Büyük oyunlar oynanıyor, bölgesel bir savaşın fitilinin ateşlenmesi için birileri devreye giriyor.
Birilerinden gizemli bir şey aramayın. Daha önce Türkiye’de patlayan bombalar konusunda da karışık bir tablo yoktu. Kaos, kaotik süreç adıyla aslında Türkiye’de askeri bir darbenin koşulları yaratılmak isteniyordu ve 15 Temmuz’da FETÖ’cü darbe girişimiyle yaşananlar yerli yerine şimdi oturabiliyor.
Şimdi İran hedefte. İran’ın kalbine bundan bir hafta önce büyük bir saldırı gerçekleştirildi. Meclis binası silahlı ve bombalı saldırıya maruz kaldı, İran’daki bugünkü rejimin kurucusu Humeyni’nin mezarı bombalandı. Bu saldırıları IŞİD üstlendi. Bugün Musul ve Rakka’da ABD ile savaşan IŞİD’in, ABD’nin karşısına aldığı İran’a bu saldırıları yapması düşündürmelidir.
Tıpkı Filipinler’de olduğu gibi. Filipinler devlet başkanı, Rusya ile silah anlaşması yapmak üzere iken, Filipinler’de IŞİD’in saldırılar düzenlemesi gibi…
Emperyalizm bir kez daha uyuyan hücreleri devreye sokmuştu. Hep söylediğimiz gibi siyasal İslam’ın ipleri emperyalizmin elinde. Bu bağlantı yıllar önce kurulmuştu. Müslüman Kardeşler’in arkasında İngilizler olduğu biliniyor. Arap Baharı adıyla Mısır ve Suriye başta olmak üzere Arap ülkelerinde “ayaklanan” bu hareketin kime hizmet ettiği açık olmalı. Yeşil Kuşak projesiyle yıllardır gericiliğin emperyalizm tarafından desteklendiği ve büyütüldüğü ve bugün devreye her noktasıyla sokulduğu nasıl yazılamaz?
Katar’a ayar veriliyor bugün. Nedenleri başka bir yazının konusu. Ancak “Müslüman Kardeşler’e, Hamas’a ve El Nusra’ya destek verme” diyorlar. Bunu söyleyen solcular vs… değildir. Bizzat ABD, Suudi Arabistan ve Mısır yönetimi. Bu bir ifşadır; gerici örgütlenmelerin arkasında kimlerin olduğunun somut ispatıdır. Katar’a ayar veriyorlar çünkü hedefte İran bulunuyor.

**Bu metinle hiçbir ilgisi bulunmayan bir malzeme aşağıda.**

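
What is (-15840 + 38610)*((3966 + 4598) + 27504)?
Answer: 821268360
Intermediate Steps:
(-15840 + 38610)*((3966 + 4598) + 27504) = 22770*(8564 + 27504) = 22770*36068 = 821268360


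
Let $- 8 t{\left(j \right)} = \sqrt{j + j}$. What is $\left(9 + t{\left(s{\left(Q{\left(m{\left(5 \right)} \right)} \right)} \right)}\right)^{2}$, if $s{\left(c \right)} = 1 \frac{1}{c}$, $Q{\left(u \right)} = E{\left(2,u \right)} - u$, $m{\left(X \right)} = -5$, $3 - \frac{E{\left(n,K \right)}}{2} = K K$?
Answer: $\frac{\left(2808 - i \sqrt{78}\right)^{2}}{97344} \approx 80.999 - 0.50952 i$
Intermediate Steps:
$E{\left(n,K \right)} = 6 - 2 K^{2}$ ($E{\left(n,K \right)} = 6 - 2 K K = 6 - 2 K^{2}$)
$Q{\left(u \right)} = 6 - u - 2 u^{2}$ ($Q{\left(u \right)} = \left(6 - 2 u^{2}\right) - u = 6 - u - 2 u^{2}$)
$s{\left(c \right)} = \frac{1}{c}$
$t{\left(j \right)} = - \frac{\sqrt{2} \sqrt{j}}{8}$ ($t{\left(j \right)} = - \frac{\sqrt{j + j}}{8} = - \frac{\sqrt{2 j}}{8} = - \frac{\sqrt{2} \sqrt{j}}{8}$)
$\left(9 + t{\left(s{\left(Q{\left(m{\left(5 \right)} \right)} \right)} \right)}\right)^{2} = \left(9 - \frac{\sqrt{2} \sqrt{\frac{1}{6 - -5 - 2 \left(-5\right)^{2}}}}{8}\right)^{2} = \left(9 - \frac{\sqrt{2} \sqrt{\frac{1}{6 + 5 - 50}}}{8}\right)^{2} = \left(9 - \frac{\sqrt{2} \sqrt{\frac{1}{-39}}}{8}\right)^{2} = \left(9 - \frac{\sqrt{2} \sqrt{- \frac{1}{39}}}{8}\right)^{2} = \left(9 - \frac{\sqrt{2} \frac{i \sqrt{39}}{39}}{8}\right)^{2} = \left(9 - \frac{i \sqrt{78}}{312}\right)^{2}$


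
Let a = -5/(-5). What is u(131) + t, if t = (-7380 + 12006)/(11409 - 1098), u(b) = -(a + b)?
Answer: -452142/3437 ≈ -131.55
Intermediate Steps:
a = 1 (a = -5*(-⅕) = 1)
u(b) = -1 - b (u(b) = -(1 + b) = -1 - b)
t = 1542/3437 (t = 4626/10311 = 4626*(1/10311) = 1542/3437 ≈ 0.44865)
u(131) + t = (-1 - 1*131) + 1542/3437 = (-1 - 131) + 1542/3437 = -132 + 1542/3437 = -452142/3437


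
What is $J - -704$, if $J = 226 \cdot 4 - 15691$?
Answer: $-14083$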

İran’ın kalbine büyük bir saldırı gerçekleşti. Bu saldırının nedenleri iyi saptanmalı. Bir yandan Libya krizi, bir yandan Suriye krizi, Filistin konusu var ve ABD ile İngiltere’nin başını çektiği emperyalist kamp ile bununla işbirliği yapan bölge devletleri bu krizlere dönük yeni hamleler yapıyorlar.
Bununla birlikte, Kuzey Irak’ta Kürt devletleşmesinin önünü açacak yeni bir girişim karşımızda. 25 Eylül Barzani yönetiminin bağımsızlık yönünde referandum kararı aldığı biliniyor. Irak yönetimi ‘hayır’ dedi, Türkiye ve İran da bu yönde açıklamalar yapıyor. Suriye ve Irak’ın bundan sonra nasıl bir birlik oluşturacağı büyük bir tartışma konusu. Zemin bu adımlarla birlikte iyice kaymış bulunuyor. Özellikle Irak’ta İran’ın siyasal etkisi bağlamında İran’a yönelik bu saldırıların birlikte okunması gerekiyor.
Acaba birileri İran’ı iyice sıkıştırmak mı istiyor?
İran’ın kalbine atılan bomba, tek başına mollaların hüküm sürdüğü bir rejimde gerçekleşen olaylar değil. Bölgesel bir savaş kapıda duruyor gibi.
AKP iktidarı, ne yazık ki bölgesel savaşa ülkemizi adım adım sokuyor. Bugün Katar destekçiliği, Somali ve Katar’a askeri üs kurma adımları, Sünni eksenin bir parçası olduğunu gösteren Rabia işaretini kullanmaları bu doğrultuda okunmalı.
İran’ın kalbine atılan bombanın önemini ve ciddiyetini anlamak için Türkiye’yi düşünelim.
Büyük provokasyonu görmek için. Bugün Humeyni’nin mezarının bombalanması, bir benzeştirme yapmak gerekirse Anıtkabir’in bombalanması kadar ciddi bir durumdur.
Farkında mıyız?
Bu ülkenin emekçileri, emperyalizmin yeni saldırı planlarını iyi görmeli, ülkemizi bir bölgesel savaşın içine çekecek AKP iktidarına karşı sesleri yükseltmelidir.